Keine ernsthaften Verletzungen
Schutzausrüstung ist kaum vorhanden. Bei Jugendturnieren soll ein spezielles Regelwerk verhindern, dass die jungen Kämpfer Schaden nehmen: Kicks und Schläge gegen den Kopf sind verboten, auch bestimmte Hebeltechniken. „Im Kampf stehe ich so unter Adrenalin, da spüre ich eh nichts“, sagt Samira. Ernsthaft verletzt war sie noch nie. Ein blaues Auge? „Da lachen wir drüber.“
Training im Sparring
Eine schnelle Gerade, Aufwärtshaken, ein flinker Schritt zurück. Ihren nächsten Sparringspartner treibt Samira regelrecht vor sich her, sie tanzt fast durch den Raum. Dabei sagt sie ganz bescheiden: „Ich habe kein besonderes Talent auf der Matte. Nicht das Talent, sondern die Disziplin hat bei mir rausgestochen. Ich war fleißig.“
Ihr Coach Denis Samonte sieht das freilich anders. „Nach oben gibt’s für Samira keine Grenzen“, sagt er. „Ich kenne kein Mädchen, das mit ihr vergleichbar wäre. Deutschlandweit kann ihr keine Frau das Wasser reichen.“ Und ganz oben, das ist genau der Ort, wo Samira hinwill. Als Amateurin hat sie sich schon einen Namen gemacht, manche von Samiras Social-Media-Posts werden millionenfach geklickt. Doch die Schülerin träumt von einer Karriere als Profi, würde am liebsten gleich mit 18 einen Vertrag beim weltweit größten MMA-Veranstalter, der Ultimate Fighting Championship (UFC), unterschreiben und sich bei internationalen Kämpfen mit den Besten messen. Und den Gürtel holen: World Champion.
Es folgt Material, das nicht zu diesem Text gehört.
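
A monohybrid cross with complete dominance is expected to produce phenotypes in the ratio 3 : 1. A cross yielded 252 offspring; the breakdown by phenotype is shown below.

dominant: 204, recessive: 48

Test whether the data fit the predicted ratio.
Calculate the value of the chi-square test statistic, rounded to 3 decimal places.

Ratio total = 4. Expected counts: 252×3/4 = 189, 252×1/4 = 63.
dominant: (204 − 189)²/189 = 225/189 = 1.1905
recessive: (48 − 63)²/63 = 225/63 = 3.5714
Sum = 4.762

4.762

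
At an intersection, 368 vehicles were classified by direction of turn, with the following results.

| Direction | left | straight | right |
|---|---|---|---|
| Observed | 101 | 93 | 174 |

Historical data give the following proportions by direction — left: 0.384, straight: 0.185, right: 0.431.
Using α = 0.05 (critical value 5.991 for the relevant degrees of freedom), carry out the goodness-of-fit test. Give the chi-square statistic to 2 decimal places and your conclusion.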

Für dieses Ziel trainiert Samira mittlerweile fünfmal die Woche. Zusätzlich wird sie am Steinbart-Gymnasium als Teil der NRW-Sportschule Duisburg individuell gefördert: zweimal die Woche Athletiktraining, Muskeltraining, Ernährungstagebücher – teilweise in der „Nullstunde“, noch vor dem eigentlichen Unterrichtsbeginn.
In der Kampfsportschule jobbt Samira nebenbei als Jugendtrainerin. Kämpfen ist ihr Leben. „Ich kann mir nichts anderes für mich vorstellen“, sagt sie. Trotzdem will sie erstmal ihr Abitur machen und, wenn Körper und Kondition auf der Matte nicht mehr ausreichen, vielleicht Grundschullehrerin werden.